I dreamt of my father last night

 I was in a room and in the corner there was a body all tangled up.   I could tell it was him though so I went up to him and very gently kissed him and told him it was ok to let go and go to the other side.   A couple of weeks ago I dreamt of a friend that had passed also but in this dream he was crying.   I didn't approach him like I did my father.   I was probably scared.

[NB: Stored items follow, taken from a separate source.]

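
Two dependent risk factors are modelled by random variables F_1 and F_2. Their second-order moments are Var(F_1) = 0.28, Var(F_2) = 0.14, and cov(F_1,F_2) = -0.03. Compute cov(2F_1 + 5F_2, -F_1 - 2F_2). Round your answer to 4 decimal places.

-1.6900

cov(2F_1 + 5F_2, -F_1 - 2F_2) = (2)(-1)Var(F_1) + (5)(-2)Var(F_2) + [(2)(-2) + (5)(-1)]cov(F_1,F_2)
= -2·0.28 + -10·0.14 + -9·-0.03 = -1.69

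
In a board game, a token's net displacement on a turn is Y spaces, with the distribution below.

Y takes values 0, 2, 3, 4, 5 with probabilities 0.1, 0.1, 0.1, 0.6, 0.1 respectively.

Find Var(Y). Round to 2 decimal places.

E[Y] = (0)(0.1) + (2)(0.1) + (3)(0.1) + (4)(0.6) + (5)(0.1) = 3.4
E[Y²] = (0)²(0.1) + (2)²(0.1) + (3)²(0.1) + (4)²(0.6) + (5)²(0.1) = 13.4
Var(Y) = E[Y²] − (E[Y])² = 13.4 − (3.4)² = 1.84

1.84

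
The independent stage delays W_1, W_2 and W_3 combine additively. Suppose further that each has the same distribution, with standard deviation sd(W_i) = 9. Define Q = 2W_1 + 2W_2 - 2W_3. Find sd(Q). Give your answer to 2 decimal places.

var(W_i) = (9)² = 81
By independence, var(Q) = (2)²var(W_1) + (2)²var(W_2) + (-2)²var(W_3)
= (2)²·81 + (2)²·81 + (-2)²·81 = 972
sd(Q) = √972 ≈ 31.18

31.18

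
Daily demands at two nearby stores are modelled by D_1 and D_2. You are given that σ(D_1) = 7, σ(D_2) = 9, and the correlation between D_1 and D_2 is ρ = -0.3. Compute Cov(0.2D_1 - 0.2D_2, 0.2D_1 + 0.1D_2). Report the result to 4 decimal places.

0.7180

var(D_1) = (7)² = 49;  var(D_2) = (9)² = 81
Cov(D_1,D_2) = ρ·σ(D_1)·σ(D_2) = -0.3·7·9 = -18.9
Cov(0.2D_1 - 0.2D_2, 0.2D_1 + 0.1D_2) = (0.2)(0.2)var(D_1) + (-0.2)(0.1)var(D_2) + [(0.2)(0.1) + (-0.2)(0.2)]Cov(D_1,D_2)
= 0.04·49 + -0.02·81 + -0.02·-18.9 = 0.718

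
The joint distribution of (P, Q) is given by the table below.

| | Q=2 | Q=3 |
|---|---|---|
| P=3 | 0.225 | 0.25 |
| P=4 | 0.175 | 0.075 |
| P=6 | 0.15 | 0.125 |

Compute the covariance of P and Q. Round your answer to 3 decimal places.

-0.034

E[P] = 4.075,  E[Q] = 2.45
E[PQ] = 9.95
cov(P,Q) = E[PQ] − E[P]E[Q] = 9.95 − (4.075)(2.45) = -0.03375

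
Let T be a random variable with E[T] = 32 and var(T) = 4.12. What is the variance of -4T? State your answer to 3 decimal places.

65.920

var(-4T) = (-4)²·var(T) = 16·4.12 = 65.92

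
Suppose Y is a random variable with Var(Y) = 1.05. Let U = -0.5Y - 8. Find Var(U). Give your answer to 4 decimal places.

0.2625

Var(-0.5Y - 8) = (-0.5)²·Var(Y) = 0.25·1.05 = 0.2625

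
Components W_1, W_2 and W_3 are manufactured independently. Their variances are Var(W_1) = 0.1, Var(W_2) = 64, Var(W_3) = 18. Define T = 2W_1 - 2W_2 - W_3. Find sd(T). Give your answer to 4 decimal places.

16.5650

By independence, Var(T) = (2)²Var(W_1) + (-2)²Var(W_2) + (-1)²Var(W_3)
= (2)²·0.1 + (-2)²·64 + (-1)²·18 = 274.4
sd(T) = √274.4 ≈ 16.5650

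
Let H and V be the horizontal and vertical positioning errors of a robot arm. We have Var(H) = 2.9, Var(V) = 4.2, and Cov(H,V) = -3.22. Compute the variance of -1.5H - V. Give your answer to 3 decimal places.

1.065

Var(-1.5H - V) = (-1.5)²·Var(H) + (-1)²·Var(V) + 2·(-1.5)·(-1)·Cov(H,V)
= 2.25·2.9 + 1·4.2 + 3·-3.22 = 1.065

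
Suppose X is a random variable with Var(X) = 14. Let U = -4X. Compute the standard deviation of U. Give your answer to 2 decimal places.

Var(-4X) = (-4)²·14 = 224
SD(U) = √224 ≈ 14.97

14.97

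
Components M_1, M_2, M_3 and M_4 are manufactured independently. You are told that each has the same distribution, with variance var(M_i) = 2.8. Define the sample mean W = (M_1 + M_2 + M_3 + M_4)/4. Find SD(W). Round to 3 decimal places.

0.837

By independence, var(W) = (0.25)²var(M_1) + (0.25)²var(M_2) + (0.25)²var(M_3) + (0.25)²var(M_4)
= (0.25)²·2.8 + (0.25)²·2.8 + (0.25)²·2.8 + (0.25)²·2.8 = 0.7
SD(W) = √0.7 ≈ 0.837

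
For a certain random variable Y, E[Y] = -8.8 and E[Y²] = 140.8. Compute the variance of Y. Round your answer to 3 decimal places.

63.360

Var(Y) = 140.8 − (-8.8)² = 63.36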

Maybe my father being tangled up in a dream was just my brain trying to look at something it was not used to.   I just remember kissing him gently and letting him know I loved him.   Something I stopped doing when I got older and I know it was something he needed so much.   My father was a romantic, artistic and gentle Cancer.   Sometimes he would get drunk when I was a kid and cry about how we didn't care about him anymore.   Family was really important to him but he didn't know how to be loving to us as adults.  We also didn't know how to be loving so we were all at a standstill.    I used to be so affectionate to him when I was a kid and I know he missed that but my mother hardened me and when I needed for him to be there he wasn't.    I did love my father immensely in the best way I knew how.    I have a lot of regrets that I'm working through on my own.    The last time I saw him alive he was being helped into a car so he can get to a ER.   I remember lunging into the car not caring if he gave me his Covid.   I hugged him so hard.   He looked at me and his last words were "Eu sei."  - I know.   

I hope that was conveyed to him last night.   That I loved him, that he was a good father and good provider and protector.   I just don't want him lingering around us with regrets, I want him to off into the light and be at peace and happy.  We will meet again.